First of all, if you’ve got time, which you don’t, take a look at this brilliant piece of work by a United fan from London, about glory fans and how it doesn’t matter where we come from. It’s a wonderful, wonderful article.
Right. Muyao posted a link on his facebook page about the song someone did for United. I won’t post it here, but it’s basically a parody of “F*ck it (I Don’t Want You Back)” by Eamon, except the anger is channelled towards our rivals, in particular, Chelski and Liverpool. I first heard it about three or four years ago, when one of my friends played it on his phone in tuition class, and we all had a good laugh about it……until we lost the next game. And then I listened to it again, and we struggled like mad for the next. And the next. And the next.
I’ve stopped listening to it since. We’ve had three league titles and a Champions League title after that.
It’s just one of those football superstitions that I’ve had, that probably, along with the rest, are the most stupid things you will ever hear on Earth, but they honestly work for me. I’ve got this whole list of things to-do and things not-to-do before a Man United match, and, not listening to that song aside, here’s my top ten, for the fun of it.
1. Shower just before every match.
The last time I didn’t, we lost 4-1 at home.

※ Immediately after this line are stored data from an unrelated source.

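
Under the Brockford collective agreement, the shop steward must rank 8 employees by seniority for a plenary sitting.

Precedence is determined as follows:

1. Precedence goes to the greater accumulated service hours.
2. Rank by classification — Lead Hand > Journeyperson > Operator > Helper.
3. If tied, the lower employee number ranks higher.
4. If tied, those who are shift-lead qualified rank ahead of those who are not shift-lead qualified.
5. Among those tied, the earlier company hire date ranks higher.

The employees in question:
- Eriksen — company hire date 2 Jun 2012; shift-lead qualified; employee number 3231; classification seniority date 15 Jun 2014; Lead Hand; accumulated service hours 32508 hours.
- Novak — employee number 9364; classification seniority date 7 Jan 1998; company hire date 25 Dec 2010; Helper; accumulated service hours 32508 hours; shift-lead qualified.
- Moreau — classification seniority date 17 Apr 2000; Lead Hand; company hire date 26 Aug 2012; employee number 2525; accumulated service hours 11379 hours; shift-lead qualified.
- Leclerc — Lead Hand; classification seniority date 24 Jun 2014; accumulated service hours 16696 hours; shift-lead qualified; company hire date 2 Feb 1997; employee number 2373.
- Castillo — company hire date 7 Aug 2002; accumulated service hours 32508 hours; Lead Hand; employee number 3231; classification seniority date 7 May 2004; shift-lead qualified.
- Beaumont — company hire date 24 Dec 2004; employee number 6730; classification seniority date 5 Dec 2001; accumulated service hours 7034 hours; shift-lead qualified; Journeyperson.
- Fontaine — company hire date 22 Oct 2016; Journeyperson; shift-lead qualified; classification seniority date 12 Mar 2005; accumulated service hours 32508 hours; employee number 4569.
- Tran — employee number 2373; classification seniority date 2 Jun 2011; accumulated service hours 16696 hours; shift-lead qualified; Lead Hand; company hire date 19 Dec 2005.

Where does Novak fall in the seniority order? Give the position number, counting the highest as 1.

4

By accumulated service hours (higher first): Castillo, Eriksen, Fontaine and Novak (each 32508 hours); then Leclerc and Tran (both 16696 hours); then Moreau (11379 hours); then Beaumont (7034 hours).
Among Castillo, Eriksen, Fontaine and Novak, by classification: Castillo and Eriksen (Lead Hand) before Fontaine (Journeyperson) before Novak (Helper).
Castillo and Eriksen both have employee number 3231, so the next rule applies.
Castillo and Eriksen are each shift-lead qualified, so the next rule applies.
Among Castillo and Eriksen, by company hire date (earlier first): Castillo (7 Aug 2002) before Eriksen (2 Jun 2012).
Leclerc and Tran are each Lead Hand, so the next rule applies.
Leclerc and Tran both have employee number 2373, so the next rule applies.
Leclerc and Tran are each shift-lead qualified, so the next rule applies.
Among Leclerc and Tran, by company hire date (earlier first): Leclerc (2 Feb 1997) before Tran (19 Dec 2005).
Order: Castillo, Eriksen, Fontaine, Novak, Leclerc, Tran, Moreau, Beaumont. So position 4.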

Guess which match.
2. Sit on the couch on the right hand side
It’s not a sure thing, actually, but I haven’t exactly dared to shift my sitting position on football nights to even try. My dad’s permanently on the left hand side, and we haven’t switched for nearly a year now, so something has to be working right.
3. Wear the shirt
Watching a match in any other shirt won’t do. I wore my grey United polo shirt for the first half of the City match and we weren’t getting ahead. I grabbed my United jersey and put it on for the second half. We won, and just in time too.
4. Wear the correct underwear
I’m serious! Guess which colour I’m talking about? =D
5. The Paper Crane
I have this folded paper crane made of an old ang pow packet, and it’s sitting at the top of my shelf, facing the team poster on the wall. Once, after we lost, I found that it had dropped on the ground. No one’s touching it EVER again.
6. The Mother
The mother has to go to bed when the game goes on. Or we lose. Period.
7. Do some school work in the day
It’s the whole karma thing. Be good and do what you’re supposed to do in the day and the team will do what they’re supposed to do and win. Days where I’ve skived in the afternoon, we’ve looked awful on the pitch or lost or drawn. It’s another kind of motivation to study actually. Oh, and along with more of the karma thing, basically try to do good things on a normal day, and United win.
8. Manchester “Untied”
When surfing the net for Manchester United news, if ever this typo appears, CLEAR IT, and type in “United” something like ten times in a row on google search and pray for the best. The “untied” normally precedes a terrible game. At least, when I do it. There’s got to be millions of people around who do it all the time without worrying, but I do.
9. Making predictions and previews
It’s part of the reason why RedRackets is never alive. Everytime I try to be bold enough to do a preview or a prediction (and being a United fan, the only prediction I ever make is a win), things backfire. I tried that a week ago at Liverpool. No need to go into the outcome of that match.
10. See the Sikhs on TV
That’s actually my dad’s superstition but it’s really funny. There’s this group of Sikh United fans who are season ticket holders next to the away team’s area at OT, and everytime my dad sees them, he says we’re going to win. And we do. There will be times when we’re either struggling to break the deadlock or losing, and that’s because the cameras haven’t filmed a shot of them yet. The moment they do, we somehow always turn it into victory. I’m not sure about how this works away from home actually, seeing as they’re only at Old Trafford, but it’s still pretty interesting. (And stupid.)